After Argentina, Chile and Brazil, Uruguay is Souther America’s fourth most important wine producing country. The modern wine industry is still very much in its infancy and has quite a bit to prove in the ways of quality, though there are some wines that are showing complexity and success.
Main Grapes or styles
Tannat – this is a red grape variety that hails from the southwest of France. It is thought to being the most tannic grape varietal in the world – so needs a ripe climate, like Uruguay, to ripen it properly. A decade ago it was producing very tanninc, grippy and hard to enjoy wines but with international winemaker knowledge and expertise increasing these wines are now much more enjoyable and easy to drink.

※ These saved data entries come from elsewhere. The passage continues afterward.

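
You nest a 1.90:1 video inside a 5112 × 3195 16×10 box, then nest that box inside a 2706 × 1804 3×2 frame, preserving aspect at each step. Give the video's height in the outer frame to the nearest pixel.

1.90:1 in 5112×3195: fills the width, so the video is 5112.00 × 2690.53.
Second fit — the 16×10 canvas into 2706×1804 spans the width: 2706.00 × 1691.25 (×0.5293 from 5112×3195).
Applying the same ×0.5293: 2690.53 → 1424.21.

1424 px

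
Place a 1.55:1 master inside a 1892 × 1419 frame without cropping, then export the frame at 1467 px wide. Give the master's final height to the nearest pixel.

946 px

At 1892×1419 the master is width-limited, so height = 1892 / 1.550 ≈ 1220.65 px.
Resizing to 1467 px wide multiplies everything by 0.7754: 1220.65 → 946.45 px.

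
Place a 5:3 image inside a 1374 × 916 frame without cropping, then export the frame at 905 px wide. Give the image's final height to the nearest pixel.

543 px

At 1374×916 the image is width-limited, so height = 1374 × 3/5 ≈ 824.40 px.
Resizing to 905 px wide multiplies everything by 0.6587: 824.40 → 543.00 px.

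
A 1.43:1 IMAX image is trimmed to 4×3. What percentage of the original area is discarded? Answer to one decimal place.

Going from 1.43:1 IMAX to 4×3 means cutting width while keeping height.
(1.333)/(1.430) ≈ 0.932 of the area survives, leaving 6.76% discarded.

6.8%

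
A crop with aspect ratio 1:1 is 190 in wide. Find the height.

At 1:1, 190 / 1 × 1 ≈ 190.

190 in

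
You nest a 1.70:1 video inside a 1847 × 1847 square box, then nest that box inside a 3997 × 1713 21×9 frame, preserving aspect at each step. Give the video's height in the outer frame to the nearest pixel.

1008 px

First fit — 1.70:1 into 1847×1847 spans the width: 1847.00 × 1086.47.
square in 3997×1713: fills the height, so the intermediate becomes 1713.00 × 1713.00 — a scale of ×0.9274.
The video scales with it: height 1086.47 × 0.9274 ≈ 1007.65.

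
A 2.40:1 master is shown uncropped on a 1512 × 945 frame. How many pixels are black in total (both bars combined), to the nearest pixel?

2.40:1 (2.400) > 16:10 (1.600), so the master fills the width.
That makes the image 630.0000 px tall (1512 / 2.400).
945 − 630.0000 = 315.0000 px of bars.
That's 315.0000 × 1512 ≈ 476280 black pixels.

476280 pixels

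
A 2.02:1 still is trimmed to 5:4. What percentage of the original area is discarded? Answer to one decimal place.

Going from 2.02:1 to 5:4 means cutting width while keeping height.
Area ratio = (1.250)/(2.020) = 61.88%; the remaining 38.12% is cropped out.

38.1%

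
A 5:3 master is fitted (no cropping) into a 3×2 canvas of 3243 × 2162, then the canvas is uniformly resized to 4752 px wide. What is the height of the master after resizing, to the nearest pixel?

At 3243×2162 the master is width-limited, so height = 3243 × 3/5 ≈ 1945.80 px.
The frame scales by 4752/3243 = 1.4653; 1945.80 × 1.4653 ≈ 2851.20 px.

2851 px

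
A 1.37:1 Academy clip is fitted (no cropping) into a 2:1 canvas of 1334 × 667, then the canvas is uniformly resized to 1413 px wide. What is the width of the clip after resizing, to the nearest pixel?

At 1334×667 the clip is height-limited, so width = 667 × 1.370 ≈ 913.79 px.
The frame scales by 1413/1334 = 1.0592; 913.79 × 1.0592 ≈ 967.90 px.

968 px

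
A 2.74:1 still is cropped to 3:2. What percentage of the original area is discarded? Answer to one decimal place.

Going from 2.74:1 to 3:2 means cutting width while keeping height.
Fraction kept = (1.500)/(2.740) ≈ 54.74%, so 45.26% is lost.

45.3%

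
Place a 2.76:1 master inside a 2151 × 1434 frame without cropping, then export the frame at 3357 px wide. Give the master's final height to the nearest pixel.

1216 px

In the 2151×1434 frame the master fills the width: height = 2151 / 2.760 ≈ 779.35 px.
Resizing to 3357 px wide multiplies everything by 1.5607: 779.35 → 1216.30 px.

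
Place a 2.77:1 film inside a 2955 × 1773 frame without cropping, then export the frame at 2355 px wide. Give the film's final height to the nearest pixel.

850 px

Fitted into 2955×1773, the film spans the width; its height is 2955 / 2.770 ≈ 1066.79 px.
Resizing to 2355 px wide multiplies everything by 0.7970: 1066.79 → 850.18 px.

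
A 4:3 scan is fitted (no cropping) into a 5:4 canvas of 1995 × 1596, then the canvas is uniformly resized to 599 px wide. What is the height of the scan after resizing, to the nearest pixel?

449 px

Fitted into 1995×1596, the scan spans the width; its height is 1995 × 3/4 ≈ 1496.25 px.
Resizing to 599 px wide multiplies everything by 0.3003: 1496.25 → 449.25 px.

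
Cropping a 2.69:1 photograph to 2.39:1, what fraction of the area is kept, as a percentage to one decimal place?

88.8%

2.39:1 is narrower than 2.69:1, so the crop keeps the full height and trims the width.
Fraction kept = (2.390)/(2.690) ≈ 88.85%.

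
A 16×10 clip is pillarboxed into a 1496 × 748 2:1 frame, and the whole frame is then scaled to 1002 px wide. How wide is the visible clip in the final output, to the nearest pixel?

At 1496×748 the clip is height-limited, so width = 748 × 16/10 ≈ 1196.80 px.
Scaling 1496 → 1002 is ×0.6698, so the width becomes 1196.80 × 0.6698 ≈ 801.60 px.

802 px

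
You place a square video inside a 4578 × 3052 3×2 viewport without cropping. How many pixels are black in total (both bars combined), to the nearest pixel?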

International varieties – the grapes of Sauvignon Blanc, Chardonnay, Viognier, Merlot and Cabernet Sauvignon are all equally important for the reds and whites of Uruguay. They currently are all made in a fruit-forward style but are showing more and more complexity with each passing vintage.
All of Uruguay’s wine regions are situated in the far south of the country along the coastline. There has yet to be any true differentiation between the several wine regions which would be best considered to all be sub-regions to the greater region of Uruguay, this is because it is common practise to blend grapes from vineyards across many regions. That being said the leading sub-regions are Rivera and Salto.
Climate and its effect on the wines made here
As all of the wine regions of Uruguay are in the south and are found along the coastline, Uruguay’s vineyards have a maritime influence. This influence is shown through cooling winds to the otherwise hot climate. There is some altitude plantings further north but nothing compared to its geographical neighbour: Argentina.